Clues go back 3.8 billion years

10 April 2007
No stone unturned: Geologists Maarten de Wit (UCT) and Harald Furnes (University of Bergen, Norway) hunt ancient rocks in southwest Greenland.

A UCT scientist features among an international team that's found evidence of tectonic movement much earlier than previously thought

A fragment of ancient seafloor, a serendipitous find by a team of international geologists in remote southwest Greenland, shows evidence that Earth's crustal plates were shifting as far back as 3.8 billion years ago.

The team's observations, printed in the 23 March edition of Science, indicate that this tectonic activity began before any known structural geological record of Earth, and provides new clues to understanding Earth's geochemical evolution.

Evidence, in the form of the oldest preserved pieces of the Earth's crust, near Nuuk, where a rare outcrop in the Paleoarchean Isua Supracrustal Belt is found to constitute an ophiolite - ophiolites being pieces of ancient "fossilised" seafloor that formed at oceanic spreading centres - dated between 3.7 and 3.8 billion years old. This is more than one billion years earlier than the oldest previously discovered ophiolite in China, says UCT's Professor Maarten de Wit of the Department of Geological Sciences. De Wit was on the team that spent two weeks scouring the area, "a Mecca for researchers who study the world's oldest rocks".

"It's a geological paradise," De Wit confirmed.

Researchers had been unable to determine the beginning of plate tectonics, colossal movements of the Earth's outer shell that explain how oceans and continents were formed.
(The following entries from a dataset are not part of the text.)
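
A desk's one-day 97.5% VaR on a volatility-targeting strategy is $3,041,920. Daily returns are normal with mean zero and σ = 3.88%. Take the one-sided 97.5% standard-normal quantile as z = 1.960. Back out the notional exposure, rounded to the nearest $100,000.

VaR as a fraction of value: z·σ = 1.960 × 3.88% = 7.6048%.
Position = $3,041,920 / 0.076048 = $40,000,000.

$40,000,000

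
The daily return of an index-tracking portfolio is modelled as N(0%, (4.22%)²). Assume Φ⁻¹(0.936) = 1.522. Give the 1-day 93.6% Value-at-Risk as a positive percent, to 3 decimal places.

VaR = z·σ = 1.522 × 4.22% = 6.423%.

6.423%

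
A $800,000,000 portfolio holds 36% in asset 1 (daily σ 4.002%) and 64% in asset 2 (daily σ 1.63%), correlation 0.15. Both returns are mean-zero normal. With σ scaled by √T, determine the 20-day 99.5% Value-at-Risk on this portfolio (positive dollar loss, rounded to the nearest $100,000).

$175,200,000

σ_p = √(0.36²·4.002² + 0.64²·1.63² + 2·0.15·0.36·0.64·4.002·1.63) = 1.901%.
σ_{20d} = 1.901% × √20 = 8.502%.
z(99.5%) = 2.576.
VaR = 2.576 × 8.502% = 21.901%; on $800,000,000 that is $175,208,000.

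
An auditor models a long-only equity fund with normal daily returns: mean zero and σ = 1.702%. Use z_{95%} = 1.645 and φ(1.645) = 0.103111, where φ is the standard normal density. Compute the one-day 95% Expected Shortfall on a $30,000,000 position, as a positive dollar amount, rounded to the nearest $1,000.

Tail multiplier: φ(z)/(1−α) = 0.103111 / 0.05 = 2.062.
ES = 1.702% × 2.062 = 3.510%.
On $30,000,000: 0.03510 × $30,000,000 = $1,053,000.

$1,053,000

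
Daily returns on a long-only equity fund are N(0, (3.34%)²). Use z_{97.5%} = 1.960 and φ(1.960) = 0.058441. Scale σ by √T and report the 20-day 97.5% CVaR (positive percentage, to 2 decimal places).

34.92%

σ_{20d} = 3.34% × √20 = 14.937%.
ES multiplier = φ(z)/(1−α) = 0.058441/0.025 = 2.338.
ES = 14.937% × 2.338 = 34.923%.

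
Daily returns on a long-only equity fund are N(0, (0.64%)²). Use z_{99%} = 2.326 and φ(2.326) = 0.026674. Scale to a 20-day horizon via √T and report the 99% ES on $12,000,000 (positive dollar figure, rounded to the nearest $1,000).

$916,000

σ_{20d} = 0.64% × √20 = 2.862%.
ES multiplier = φ(z)/(1−α) = 0.026674/0.01 = 2.667.
ES = 2.862% × 2.667 = 7.633%; on $12,000,000: $915,960.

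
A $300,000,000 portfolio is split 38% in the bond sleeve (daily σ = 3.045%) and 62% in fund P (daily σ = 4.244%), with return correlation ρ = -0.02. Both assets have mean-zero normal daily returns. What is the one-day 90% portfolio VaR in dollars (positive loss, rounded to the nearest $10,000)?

σ_p² = 0.38²·3.045² + 0.62²·4.244² + 2·-0.02·0.38·0.62·3.045·4.244 = 8.1407 (%²).
σ_p = √8.1407 = 2.853%.
At 90%, z = 1.282.
VaR = 1.282 × 2.853% = 3.658%; on $300,000,000 that is $10,974,000.

$10,970,000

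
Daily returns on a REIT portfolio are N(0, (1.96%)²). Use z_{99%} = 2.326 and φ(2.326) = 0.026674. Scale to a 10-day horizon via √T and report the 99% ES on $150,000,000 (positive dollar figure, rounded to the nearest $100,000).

$24,800,000

σ_{10d} = 1.96% × √10 = 6.198%.
ES multiplier = φ(z)/(1−α) = 0.026674/0.01 = 2.667.
ES = 6.198% × 2.667 = 16.530%; on $150,000,000: $24,795,000.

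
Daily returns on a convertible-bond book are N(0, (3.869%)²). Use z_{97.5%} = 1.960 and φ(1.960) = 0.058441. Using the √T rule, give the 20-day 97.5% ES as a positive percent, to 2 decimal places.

40.45%

σ_{20d} = 3.869% × √20 = 17.303%.
ES multiplier = φ(z)/(1−α) = 0.058441/0.025 = 2.338.
ES = 17.303% × 2.338 = 40.454%.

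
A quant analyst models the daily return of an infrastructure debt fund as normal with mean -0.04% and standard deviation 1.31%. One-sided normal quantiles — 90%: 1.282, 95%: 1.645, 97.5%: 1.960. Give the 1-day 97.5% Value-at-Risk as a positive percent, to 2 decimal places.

VaR = −μ + z·σ = −(-0.04%) + 1.960 × 1.31% = 2.608%.

2.61%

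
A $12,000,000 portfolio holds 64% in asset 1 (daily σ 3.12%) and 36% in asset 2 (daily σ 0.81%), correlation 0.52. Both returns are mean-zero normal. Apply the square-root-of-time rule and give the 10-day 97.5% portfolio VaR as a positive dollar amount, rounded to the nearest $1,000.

σ_p = √(0.64²·3.12² + 0.36²·0.81² + 2·0.52·0.64·0.36·3.12·0.81) = 2.163%.
σ_{10d} = 2.163% × √10 = 6.840%.
z(97.5%) = 1.960.
VaR = 1.960 × 6.840% = 13.406%; on $12,000,000 that is $1,608,720.

$1,609,000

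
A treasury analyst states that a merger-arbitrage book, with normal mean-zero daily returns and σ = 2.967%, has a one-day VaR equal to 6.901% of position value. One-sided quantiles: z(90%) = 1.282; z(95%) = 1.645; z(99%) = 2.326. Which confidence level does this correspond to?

99%

Implied z = VaR/σ = 6.901 / 2.967 = 2.326.
This matches z(99%) = 2.326.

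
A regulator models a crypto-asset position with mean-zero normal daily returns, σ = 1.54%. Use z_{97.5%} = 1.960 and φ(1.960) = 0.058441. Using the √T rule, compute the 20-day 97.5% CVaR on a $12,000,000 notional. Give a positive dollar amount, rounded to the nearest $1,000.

σ_{20d} = 1.54% × √20 = 6.887%.
ES multiplier = φ(z)/(1−α) = 0.058441/0.025 = 2.338.
ES = 6.887% × 2.338 = 16.102%; on $12,000,000: $1,932,240.

$1,932,000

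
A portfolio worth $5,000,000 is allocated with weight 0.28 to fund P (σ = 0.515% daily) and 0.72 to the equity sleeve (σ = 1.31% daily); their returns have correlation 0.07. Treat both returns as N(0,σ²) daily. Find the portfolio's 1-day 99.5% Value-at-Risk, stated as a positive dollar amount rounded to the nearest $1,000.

$124,000

σ_p² = 0.28²·0.515² + 0.72²·1.31² + 2·0.07·0.28·0.72·0.515·1.31 = 0.9295 (%²).
σ_p = √0.9295 = 0.964%.
At 99.5%, z = 2.576.
VaR = 2.576 × 0.964% = 2.483%; on $5,000,000 that is $124,150.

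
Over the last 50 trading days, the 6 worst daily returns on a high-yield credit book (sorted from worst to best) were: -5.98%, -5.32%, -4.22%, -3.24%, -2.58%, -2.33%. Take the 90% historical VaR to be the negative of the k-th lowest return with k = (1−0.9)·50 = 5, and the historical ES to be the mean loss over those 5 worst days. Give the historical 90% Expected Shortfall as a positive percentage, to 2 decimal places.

4.27%

The 5 worst returns sum to -21.34%.
ES = −(-21.34%) / 5 = 4.268% ≈ 4.27%.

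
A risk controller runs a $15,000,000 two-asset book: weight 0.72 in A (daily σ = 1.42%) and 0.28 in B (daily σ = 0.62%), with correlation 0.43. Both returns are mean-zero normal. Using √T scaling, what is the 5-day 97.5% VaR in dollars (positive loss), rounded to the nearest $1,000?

$729,000

σ_p = √(0.72²·1.42² + 0.28²·0.62² + 2·0.43·0.72·0.28·1.42·0.62) = 1.108%.
σ_{5d} = 1.108% × √5 = 2.478%.
z(97.5%) = 1.960.
VaR = 1.960 × 2.478% = 4.857%; on $15,000,000 that is $728,550.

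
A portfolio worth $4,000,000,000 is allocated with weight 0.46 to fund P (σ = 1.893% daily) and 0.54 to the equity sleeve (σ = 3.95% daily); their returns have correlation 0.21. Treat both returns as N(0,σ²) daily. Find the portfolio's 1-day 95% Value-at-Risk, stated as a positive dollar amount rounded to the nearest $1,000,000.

$162,000,000

σ_p² = 0.46²·1.893² + 0.54²·3.95² + 2·0.21·0.46·0.54·1.893·3.95 = 6.0880 (%²).
σ_p = √6.0880 = 2.467%.
At 95%, z = 1.645.
VaR = 1.645 × 2.467% = 4.058%; on $4,000,000,000 that is $162,320,000.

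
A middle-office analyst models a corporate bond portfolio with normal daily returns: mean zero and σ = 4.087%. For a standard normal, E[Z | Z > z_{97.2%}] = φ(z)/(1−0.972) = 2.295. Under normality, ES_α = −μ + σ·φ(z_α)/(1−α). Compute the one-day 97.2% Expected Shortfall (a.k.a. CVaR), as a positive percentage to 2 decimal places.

9.38%

ES = 4.087% × 2.295 = 9.380%.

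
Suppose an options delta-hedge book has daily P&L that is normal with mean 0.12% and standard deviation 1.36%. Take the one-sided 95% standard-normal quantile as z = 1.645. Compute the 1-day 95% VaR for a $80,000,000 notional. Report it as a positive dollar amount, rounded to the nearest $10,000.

VaR = −μ + z·σ = −(0.12%) + 1.645 × 1.36% = 2.117%.
On $80,000,000: 0.02117 × $80,000,000 = $1,693,600.

$1,690,000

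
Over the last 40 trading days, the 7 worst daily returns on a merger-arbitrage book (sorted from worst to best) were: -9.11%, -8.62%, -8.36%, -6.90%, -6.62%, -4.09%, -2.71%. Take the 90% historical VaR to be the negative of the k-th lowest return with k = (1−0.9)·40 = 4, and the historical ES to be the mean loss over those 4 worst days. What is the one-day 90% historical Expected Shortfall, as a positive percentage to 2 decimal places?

8.25%

The 4 worst returns sum to -32.99%.
ES = −(-32.99%) / 4 = 8.2475% ≈ 8.25%.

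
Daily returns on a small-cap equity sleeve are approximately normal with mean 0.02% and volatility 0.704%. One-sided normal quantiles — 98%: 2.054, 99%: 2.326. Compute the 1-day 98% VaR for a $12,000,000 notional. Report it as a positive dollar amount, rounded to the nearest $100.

VaR = −μ + z·σ = −(0.02%) + 2.054 × 0.704% = 1.426%.
On $12,000,000: 0.01426 × $12,000,000 = $171,120.

$171,100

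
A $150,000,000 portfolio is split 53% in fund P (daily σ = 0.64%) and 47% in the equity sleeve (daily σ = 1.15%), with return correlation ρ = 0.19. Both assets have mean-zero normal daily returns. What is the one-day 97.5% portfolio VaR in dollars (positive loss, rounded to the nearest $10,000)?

$2,030,000

σ_p² = 0.53²·0.64² + 0.47²·1.15² + 2·0.19·0.53·0.47·0.64·1.15 = 0.4769 (%²).
σ_p = √0.4769 = 0.691%.
At 97.5%, z = 1.960.
VaR = 1.960 × 0.691% = 1.354%; on $150,000,000 that is $2,031,000.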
The team's finding is significant, pushing back the date of plate tectonic processes to an era far closer to Earth's conception 4.5 billion years ago.

"Since the plate tectonic paradigm is the framework in which we interpret all modern-day geology, it is important to know how far back in time it operated," said co-author, Professor Minik Rosing of the University of Copenhagen, as reported in BBC News.
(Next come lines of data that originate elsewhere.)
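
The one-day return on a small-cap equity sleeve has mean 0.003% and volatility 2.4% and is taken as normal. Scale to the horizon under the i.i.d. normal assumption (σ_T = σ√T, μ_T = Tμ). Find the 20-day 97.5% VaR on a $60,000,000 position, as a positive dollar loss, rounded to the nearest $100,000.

$12,600,000

At 97.5%, z = 1.960.
σ_{20d} = 2.4% × √20 = 10.733%; μ_{20d} = 20 × 0.003% = 0.060%.
VaR = −(0.060%) + 1.960 × 10.733% = 20.977%.
On $60,000,000: 0.20977 × $60,000,000 = $12,586,200.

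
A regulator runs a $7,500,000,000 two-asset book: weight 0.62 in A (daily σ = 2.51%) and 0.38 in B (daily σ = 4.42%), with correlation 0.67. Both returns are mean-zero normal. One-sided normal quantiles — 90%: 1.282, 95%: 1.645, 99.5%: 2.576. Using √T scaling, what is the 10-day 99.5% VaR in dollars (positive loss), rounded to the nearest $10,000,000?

$1,810,000,000

σ_p = √(0.62²·2.51² + 0.38²·4.42² + 2·0.67·0.62·0.38·2.51·4.42) = 2.957%.
σ_{10d} = 2.957% × √10 = 9.351%.
VaR = 2.576 × 9.351% = 24.088%; on $7,500,000,000 that is $1,806,600,000.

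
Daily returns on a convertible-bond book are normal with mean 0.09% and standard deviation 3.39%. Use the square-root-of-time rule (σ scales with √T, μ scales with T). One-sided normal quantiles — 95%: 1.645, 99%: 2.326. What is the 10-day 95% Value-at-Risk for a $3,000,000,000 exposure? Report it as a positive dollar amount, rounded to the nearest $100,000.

$502,000,000

σ_{10d} = 3.39% × √10 = 10.720%; μ_{10d} = 10 × 0.09% = 0.900%.
VaR = −(0.900%) + 1.645 × 10.720% = 16.734%.
On $3,000,000,000: 0.16734 × $3,000,000,000 = $502,020,000.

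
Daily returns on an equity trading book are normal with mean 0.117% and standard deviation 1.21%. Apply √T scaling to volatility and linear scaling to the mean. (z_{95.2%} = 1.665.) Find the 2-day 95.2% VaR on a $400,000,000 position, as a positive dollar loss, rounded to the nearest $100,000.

$10,500,000

σ_{2d} = 1.21% × √2 = 1.711%; μ_{2d} = 2 × 0.117% = 0.234%.
VaR = −(0.234%) + 1.665 × 1.711% = 2.615%.
On $400,000,000: 0.02615 × $400,000,000 = $10,460,000.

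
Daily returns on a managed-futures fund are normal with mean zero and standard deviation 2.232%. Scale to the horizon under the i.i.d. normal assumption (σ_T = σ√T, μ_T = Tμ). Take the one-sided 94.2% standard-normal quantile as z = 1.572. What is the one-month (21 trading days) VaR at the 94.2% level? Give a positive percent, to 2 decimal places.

16.08%

σ_{21d} = 2.232% × √21 = 10.228%.
VaR = 1.572 × 10.228% = 16.078%.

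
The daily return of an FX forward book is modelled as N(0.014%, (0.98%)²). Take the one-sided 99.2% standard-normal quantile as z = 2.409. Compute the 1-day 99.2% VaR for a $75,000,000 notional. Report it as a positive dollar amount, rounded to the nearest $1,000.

$1,760,000

VaR = −μ + z·σ = −(0.014%) + 2.409 × 0.98% = 2.347%.
On $75,000,000: 0.02347 × $75,000,000 = $1,760,250.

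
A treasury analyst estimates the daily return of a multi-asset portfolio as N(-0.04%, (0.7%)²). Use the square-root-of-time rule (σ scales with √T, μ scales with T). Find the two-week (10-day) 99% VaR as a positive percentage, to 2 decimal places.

5.55%

At 99%, z = 2.326.
σ_{10d} = 0.7% × √10 = 2.214%; μ_{10d} = 10 × -0.04% = -0.400%.
VaR = −(-0.400%) + 2.326 × 2.214% = 5.550%.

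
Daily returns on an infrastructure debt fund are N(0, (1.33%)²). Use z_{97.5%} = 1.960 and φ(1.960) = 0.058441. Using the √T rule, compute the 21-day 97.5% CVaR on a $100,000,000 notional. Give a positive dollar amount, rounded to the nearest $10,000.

σ_{21d} = 1.33% × √21 = 6.095%.
ES multiplier = φ(z)/(1−α) = 0.058441/0.025 = 2.338.
ES = 6.095% × 2.338 = 14.250%; on $100,000,000: $14,250,000.

$14,250,000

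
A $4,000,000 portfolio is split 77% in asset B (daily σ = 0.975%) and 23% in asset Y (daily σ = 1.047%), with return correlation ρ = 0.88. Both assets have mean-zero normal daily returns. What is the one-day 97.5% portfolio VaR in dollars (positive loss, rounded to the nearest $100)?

$76,000

σ_p² = 0.77²·0.975² + 0.23²·1.047² + 2·0.88·0.77·0.23·0.975·1.047 = 0.9398 (%²).
σ_p = √0.9398 = 0.969%.
At 97.5%, z = 1.960.
VaR = 1.960 × 0.969% = 1.899%; on $4,000,000 that is $75,960.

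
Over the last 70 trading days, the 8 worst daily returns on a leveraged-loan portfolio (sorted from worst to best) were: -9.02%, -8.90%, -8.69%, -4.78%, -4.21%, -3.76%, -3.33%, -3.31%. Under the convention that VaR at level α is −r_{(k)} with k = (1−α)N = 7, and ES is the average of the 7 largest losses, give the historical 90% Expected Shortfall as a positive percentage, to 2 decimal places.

6.10%

The 7 worst returns sum to -42.69%.
ES = −(-42.69%) / 7 = 6.0985…% ≈ 6.10%.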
Fortuitously, the normally fractious weather played along, clear conditions helping them find the sheeted dike complex, considered to be the crucial component of ophiolites, in a brooding landscape dominated by black basalt. Though the rock samples were dated in England using a uranium lead process, UCT will soon be able to do this kind of work, thanks to a R20-million purchase of three state-of-the-art instruments acquired by the African Earth Observatory Network (AEON). AEON is an international initiative to train African scientists to develop "robust Earth stewardship models".
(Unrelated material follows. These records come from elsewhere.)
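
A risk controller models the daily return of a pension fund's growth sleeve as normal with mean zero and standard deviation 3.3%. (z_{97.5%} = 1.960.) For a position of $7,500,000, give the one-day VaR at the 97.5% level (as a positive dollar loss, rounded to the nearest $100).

$485,100

VaR = z·σ = 1.960 × 3.3% = 6.468%.
On $7,500,000: 0.06468 × $7,500,000 = $485,100.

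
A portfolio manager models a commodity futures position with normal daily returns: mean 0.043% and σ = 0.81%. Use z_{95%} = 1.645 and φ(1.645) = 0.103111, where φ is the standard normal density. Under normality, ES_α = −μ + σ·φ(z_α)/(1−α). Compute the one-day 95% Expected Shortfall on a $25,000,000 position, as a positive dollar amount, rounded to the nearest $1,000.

$407,000

Tail multiplier: φ(z)/(1−α) = 0.103111 / 0.05 = 2.062.
ES = −(0.043%) + 0.81% × 2.062 = 1.627%.
On $25,000,000: 0.01627 × $25,000,000 = $406,750.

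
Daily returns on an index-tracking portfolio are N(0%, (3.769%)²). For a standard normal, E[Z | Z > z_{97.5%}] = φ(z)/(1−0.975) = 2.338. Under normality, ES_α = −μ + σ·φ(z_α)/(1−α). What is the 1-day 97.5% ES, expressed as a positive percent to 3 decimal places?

ES = 3.769% × 2.338 = 8.812%.

8.812%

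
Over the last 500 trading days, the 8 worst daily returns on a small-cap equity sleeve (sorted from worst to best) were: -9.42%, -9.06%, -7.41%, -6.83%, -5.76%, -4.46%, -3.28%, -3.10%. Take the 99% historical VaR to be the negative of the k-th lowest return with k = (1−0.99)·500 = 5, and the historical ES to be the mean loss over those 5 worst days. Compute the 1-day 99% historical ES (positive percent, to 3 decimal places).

7.696%

The 5 worst returns sum to -38.48%.
ES = −(-38.48%) / 5 = 7.696%.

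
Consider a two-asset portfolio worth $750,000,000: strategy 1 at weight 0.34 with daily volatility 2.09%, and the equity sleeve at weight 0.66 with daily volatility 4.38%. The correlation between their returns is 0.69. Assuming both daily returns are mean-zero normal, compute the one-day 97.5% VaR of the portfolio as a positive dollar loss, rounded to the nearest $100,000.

σ_p² = 0.34²·2.09² + 0.66²·4.38² + 2·0.69·0.34·0.66·2.09·4.38 = 11.6965 (%²).
σ_p = √11.6965 = 3.420%.
At 97.5%, z = 1.960.
VaR = 1.960 × 3.420% = 6.703%; on $750,000,000 that is $50,272,500.

$50,300,000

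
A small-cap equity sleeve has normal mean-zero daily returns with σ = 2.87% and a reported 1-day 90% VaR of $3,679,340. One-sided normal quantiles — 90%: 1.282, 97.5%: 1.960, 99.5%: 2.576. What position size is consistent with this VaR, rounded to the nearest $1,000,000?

VaR as a fraction of value: z·σ = 1.282 × 2.87% = 3.67934%.
Position = $3,679,340 / 0.0367934 = $100,000,000.

$100,000,000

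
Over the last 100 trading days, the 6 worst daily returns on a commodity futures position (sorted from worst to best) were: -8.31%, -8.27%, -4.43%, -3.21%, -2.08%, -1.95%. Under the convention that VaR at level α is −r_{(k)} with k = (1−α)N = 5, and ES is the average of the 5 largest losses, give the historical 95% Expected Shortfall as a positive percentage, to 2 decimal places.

The 5 worst returns sum to -26.30%.
ES = −(-26.30%) / 5 = 5.26%.

5.26%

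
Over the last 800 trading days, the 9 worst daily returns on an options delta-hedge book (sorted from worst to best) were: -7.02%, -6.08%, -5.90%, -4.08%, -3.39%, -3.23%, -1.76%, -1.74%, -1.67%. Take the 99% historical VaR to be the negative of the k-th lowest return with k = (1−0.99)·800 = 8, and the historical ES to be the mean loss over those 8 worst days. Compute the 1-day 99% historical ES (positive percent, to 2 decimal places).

4.15%

The 8 worst returns sum to -33.20%.
ES = −(-33.20%) / 8 = 4.15%.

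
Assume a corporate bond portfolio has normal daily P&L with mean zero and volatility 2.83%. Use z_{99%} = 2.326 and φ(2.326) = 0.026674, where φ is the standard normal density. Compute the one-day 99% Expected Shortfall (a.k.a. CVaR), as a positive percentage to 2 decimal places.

Tail multiplier: φ(z)/(1−α) = 0.026674 / 0.01 = 2.667.
ES = 2.83% × 2.667 = 7.548%.

7.55%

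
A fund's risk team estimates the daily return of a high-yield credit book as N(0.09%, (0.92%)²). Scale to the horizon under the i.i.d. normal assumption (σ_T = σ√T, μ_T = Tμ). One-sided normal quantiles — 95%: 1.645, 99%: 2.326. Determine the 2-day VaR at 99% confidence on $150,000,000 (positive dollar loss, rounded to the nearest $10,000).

$4,270,000

σ_{2d} = 0.92% × √2 = 1.301%; μ_{2d} = 2 × 0.09% = 0.180%.
VaR = −(0.180%) + 2.326 × 1.301% = 2.846%.
On $150,000,000: 0.02846 × $150,000,000 = $4,269,000.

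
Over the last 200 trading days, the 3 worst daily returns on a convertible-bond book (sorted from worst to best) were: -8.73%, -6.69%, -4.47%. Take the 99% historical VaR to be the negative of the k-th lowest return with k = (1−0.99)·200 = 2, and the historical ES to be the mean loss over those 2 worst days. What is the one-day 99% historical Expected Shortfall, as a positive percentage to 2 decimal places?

7.71%

The 2 worst returns sum to -15.42%.
ES = −(-15.42%) / 2 = 7.71%.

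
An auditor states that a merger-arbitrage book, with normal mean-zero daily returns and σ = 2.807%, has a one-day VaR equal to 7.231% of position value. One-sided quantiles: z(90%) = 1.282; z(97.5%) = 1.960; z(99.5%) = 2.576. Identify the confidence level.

99.5%

Implied z = VaR/σ = 7.231 / 2.807 = 2.576.
This matches z(99.5%) = 2.576.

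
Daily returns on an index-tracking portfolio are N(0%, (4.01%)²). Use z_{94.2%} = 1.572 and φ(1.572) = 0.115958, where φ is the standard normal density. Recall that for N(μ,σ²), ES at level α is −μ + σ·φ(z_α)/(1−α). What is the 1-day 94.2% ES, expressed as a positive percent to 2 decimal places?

Tail multiplier: φ(z)/(1−α) = 0.115958 / 0.058 = 1.999.
ES = 4.01% × 1.999 = 8.016%.

8.02%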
In 2004 De Wit co-authored another Science paper with team member Professor Harald Furnes, documenting how microscopic organisms, smaller than the width of human hair, had eaten their way into similar rock in the 3.5 billion-year-old Barberton Mountain Land of Mpumalanga to form long, worm-like tubes.

The finding proved that the microbial processes we see today also occurred at the earliest stages of Earth's history, close to the origins of life on earth.

The work in Greenland is an attempt to push that date back by another 300 million years.